Key Steps for RPA Implementation. As machine learning, AI become part of many product solutions delivered to market, this article sheds light on the best practices to excel when implementing RPA. RPA which stands for Robotic Process Automation, essentially aims to track the best ways to implement automation of tasks, and the article details important factors such as Strategy, Employee Preparation (and engagement), Collaboration with IT and Business Departments, to name but a few. It’s a somewhat succinct article on this topic, but one worth investigating further nonetheless. Highlight of the article includes:

“Any new implementation in the organization requires a well-thought plan. Without planning, we are bound to fail. For RPA implementation, it is important to go through the objectives you have to fulfill. These methods and techniques are supposed to be comprehensible. The easy comprehension of the RPA implementation is easier for the employees to understand. It requires a good plan for introducing change management. In this step, you also define the roles of the employees around RPA implementation. A detailed plan can help you address issues before the RPA is actually implemented.”

2.

Design Leadership. As Design professionals evolve in their careers, and quite a few embrace a leadership career, at times in situations where there’s an obvious lack of maturity, craft or overall experience, this article from authors Chris Avore and Russ Unger is a well needed reflection on what true leadership is about, how it manifests itself and the path to achieve it. The article also focuses on topics such as diversity in teams, interview processes (their reflection on “design tests” in particular is very pertinent), and generally overcoming biases and truly shaping teams that are inclusive, diverse and ultimately rewarding for Design professionals, independently of their seniority. Well worth a read. Highlight of the article includes:

“If you want to have a diverse team, you have to have a diverse talent pool of candidates with varying skills and backgrounds,” Russ recommends. “This means you need to make sure that you use language that isn’t exclusionary when you write your job description. It also means you have to have an actual interview process. When I’ve interviewed for new opportunities, it became clear that some managers had only looked at my resume at the start of the interview and didn’t have a standard set of questions that they were operating from. That’s not only insulting to your candidates, it’s also a recipe for adding more bias to your process. It’s important to remember that you’re very likely not the only organization they’re interviewing with and they’re evaluating you and your hiring process as well.
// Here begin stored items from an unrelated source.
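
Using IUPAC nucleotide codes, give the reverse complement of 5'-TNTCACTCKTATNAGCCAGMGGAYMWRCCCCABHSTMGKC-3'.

5'-GMCKASDVTGGGGYWKRTCCKCTGGCTNATAMGAGTGANA-3'

Standard pairs A↔T, G↔C; ambiguity codes pair R↔Y, M↔K, W↔W, S↔S, B↔V, H↔D, N↔N. Complement (ANAGTGAGMATANTCGGTCKCCTRKWYGGGGTVDSAKCMG), then reverse for 5'→3'.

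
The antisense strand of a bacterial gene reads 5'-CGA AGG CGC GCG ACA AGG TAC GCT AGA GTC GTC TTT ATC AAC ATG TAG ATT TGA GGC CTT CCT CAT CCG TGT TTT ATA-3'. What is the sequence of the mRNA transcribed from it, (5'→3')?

The mRNA has the sequence of the coding strand (reverse complement of the template) with T→U. Reverse complement of CGAAGGCGCGCGACAAGGTACGCTAGAGTCGTCTTTATCAACATGTAGATTTGAGGCCTTCCTCATCCGTGTTTTATA is TATAAAACACGGATGAGGAAGGCCTCAAATCTACATGTTGATAAAGACGACTCTAGCGTACCTTGTCGCGCGCCTTCG; then T→U.

5'-UAUAAAACACGGAUGAGGAAGGCCUCAAAUCUACAUGUUGAUAAAGACGACUCUAGCGUACCUUGUCGCGCGCCUUCG-3'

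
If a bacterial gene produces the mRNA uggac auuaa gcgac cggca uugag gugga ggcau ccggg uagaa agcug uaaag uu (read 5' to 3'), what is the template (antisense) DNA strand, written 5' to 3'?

Replace U with T to get the coding DNA strand: TGGACATTAAGCGACCGGCATTGAGGTGGAGGCATCCGGGTAGAAAGCTGTAAAGTT. The template strand is its reverse complement (complement ACCTGTAATTCGCTGGCCGTAACTCCACCTCCGTAGGCCCATCTTTCGACATTTCAA, then reverse).

5'-AACTTTACAGCTTTCTACCCGGATGCCTCCACCTCAATGCCGGTCGCTTAATGTCCA-3'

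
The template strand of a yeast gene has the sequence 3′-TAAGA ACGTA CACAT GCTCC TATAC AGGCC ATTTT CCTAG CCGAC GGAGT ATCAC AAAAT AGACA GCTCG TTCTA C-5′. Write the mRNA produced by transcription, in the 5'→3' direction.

Reading the template 3'→5' as shown, RNA polymerase pairs each base (A→U, T→A, G↔C) to build mRNA 5'→3' directly.

5'-AUUCUUGCAUGUGUACGAGGAUAUGUCCGGUAAAAGGAUCGGCUGCCUCAUAGUGUUUUAUCUGUCGAGCAAGAUG-3'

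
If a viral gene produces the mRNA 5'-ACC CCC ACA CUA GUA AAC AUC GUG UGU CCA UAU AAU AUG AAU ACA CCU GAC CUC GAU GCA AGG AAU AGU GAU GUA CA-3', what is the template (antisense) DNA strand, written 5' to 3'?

Replace U with T to get the coding DNA strand: ACCCCCACACTAGTAAACATCGTGTGTCCATATAATATGAATACACCTGACCTCGATGCAAGGAATAGTGATGTACA. The template strand is its reverse complement (complement TGGGGGTGTGATCATTTGTAGCACACAGGTATATTATACTTATGTGGACTGGAGCTACGTTCCTTATCACTACATGT, then reverse).

5'-TGTACATCACTATTCCTTGCATCGAGGTCAGGTGTATTCATATTATATGGACACACGATGTTTACTAGTGTGGGGGT-3'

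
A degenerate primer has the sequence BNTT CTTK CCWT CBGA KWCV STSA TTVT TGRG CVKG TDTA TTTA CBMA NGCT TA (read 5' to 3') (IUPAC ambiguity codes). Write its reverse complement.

Standard pairs A↔T, G↔C; ambiguity codes pair R↔Y, M↔K, W↔W, S↔S, B↔V, D↔H, N↔N. Complement (VNAAGAAMGGWAGVCTMWGBSASTAABAACYCGBMCAHATAAATGVKTNCGAAT), then reverse for 5'→3'.

5'-TAAGCNTKVGTAAATAHACMBGCYCAABAATSASBGWMTCVGAWGGMAAGAANV-3'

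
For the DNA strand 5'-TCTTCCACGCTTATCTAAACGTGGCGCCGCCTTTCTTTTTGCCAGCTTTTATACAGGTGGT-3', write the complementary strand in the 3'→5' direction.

Base-pairing A↔T, G↔C gives the complement. The complementary strand is antiparallel, so paired with a 5'→3' strand it runs 3'→5'.

3'-AGAAGGTGCGAATAGATTTGCACCGCGGCGGAAAGAAAAACGGTCGAAAATATGTCCACCA-5'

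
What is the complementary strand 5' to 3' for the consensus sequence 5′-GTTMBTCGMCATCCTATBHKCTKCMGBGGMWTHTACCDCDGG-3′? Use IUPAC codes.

5'-CCHGHGGTADAWKCCVCKGMAGMDVATAGGATGKCGAVKAAC-3'

Standard pairs A↔T, G↔C; ambiguity codes pair M↔K, W↔W, B↔V, D↔H. Complement (CAAKVAGCKGTAGGATAVDMGAMGKCVCCKWADATGGHGHCC), then reverse for 5'→3'.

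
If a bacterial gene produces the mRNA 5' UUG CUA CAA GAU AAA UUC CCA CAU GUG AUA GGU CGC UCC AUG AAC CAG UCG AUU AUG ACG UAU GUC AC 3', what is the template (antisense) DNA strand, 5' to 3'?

Replace U with T to get the coding DNA strand: TTGCTACAAGATAAATTCCCACATGTGATAGGTCGCTCCATGAACCAGTCGATTATGACGTATGTCAC. The template strand is its reverse complement (complement AACGATGTTCTATTTAAGGGTGTACACTATCCAGCGAGGTACTTGGTCAGCTAATACTGCATACAGTG, then reverse).

5'-GTGACATACGTCATAATCGACTGGTTCATGGAGCGACCTATCACATGTGGGAATTTATCTTGTAGCAA-3'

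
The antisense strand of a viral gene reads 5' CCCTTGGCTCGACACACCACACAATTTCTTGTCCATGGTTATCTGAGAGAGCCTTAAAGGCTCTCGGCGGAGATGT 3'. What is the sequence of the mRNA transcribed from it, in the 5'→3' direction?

5′-ACAUCUCCGCCGAGAGCCUUUAAGGCUCUCUCAGAUAACCAUGGACAAGAAAUUGUGUGGUGUGUCGAGCCAAGGG-3′

The mRNA has the sequence of the coding strand (reverse complement of the template) with T→U. Reverse complement of CCCTTGGCTCGACACACCACACAATTTCTTGTCCATGGTTATCTGAGAGAGCCTTAAAGGCTCTCGGCGGAGATGT is ACATCTCCGCCGAGAGCCTTTAAGGCTCTCTCAGATAACCATGGACAAGAAATTGTGTGGTGTGTCGAGCCAAGGG; then T→U.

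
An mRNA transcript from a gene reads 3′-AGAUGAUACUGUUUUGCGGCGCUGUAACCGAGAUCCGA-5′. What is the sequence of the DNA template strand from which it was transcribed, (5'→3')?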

It’s one of the reasons why Chris and Russ think design exercises — sketching on a white- board, or even wireframing or visually designing something on the spot, as part of the interview — are frequently problematic. Assigning similar tasks to be completed at home and presented back to the hiring committee is just as tricky, as candidates tend to have other commitments when they’re job hunting.”

3.

Design Principles for Great User Experience. Hailing from the JustinMind website, this article lists a series of “principles” aimed at crafting indelible product experiences. As a footnote, I probably should state that I dislike the expression “Good UX” — products/solutions are typically either well designed or not. The fact that something is well designed, typically means it has taken into account, both utility and usability, in order to craft something that is actually useful. These days discussing “Good UX” can ultimately lead the conversation in a series of different directions, either discussing part of a Design process itself, or research endeavors, or a combination of a series of steps in the Design Thinking process, to name but a few. Discussing good Product Design practices however, allows for the topics of that conversation to be contextualized more accurately on a specific discipline which is applied in the process, or even discussing the overall journey that was taken in order to achieve a final solution. Either way, this article tackles topics such as Consistency, Usability, Visual Hierarchy, Storytelling, to name but a few. While not necessarily bringing anything dramatically new to this topic, it’s a worthwhile reminder of the power of well designed product solutions. Highlight of the article includes:

“In theory, this UX principle goes to teach designers what other factors affect the user and influence the problem that the solution will tackle. In practice, this also includes knowing the context around the use of the solution. Things like what device the user will rely on, what situation will drive users to the product or any other factor that can touch the solution usage. With that said, users need context too. In fact, most design teams will go out of their way to offer users some context that can help to smooth out any possible friction. A silly but common example is filling out forms. Let’s face it, no user truly enjoys filling out a form. There’s room for misinterpreting the questions or UI components — all of which add friction to the experience.”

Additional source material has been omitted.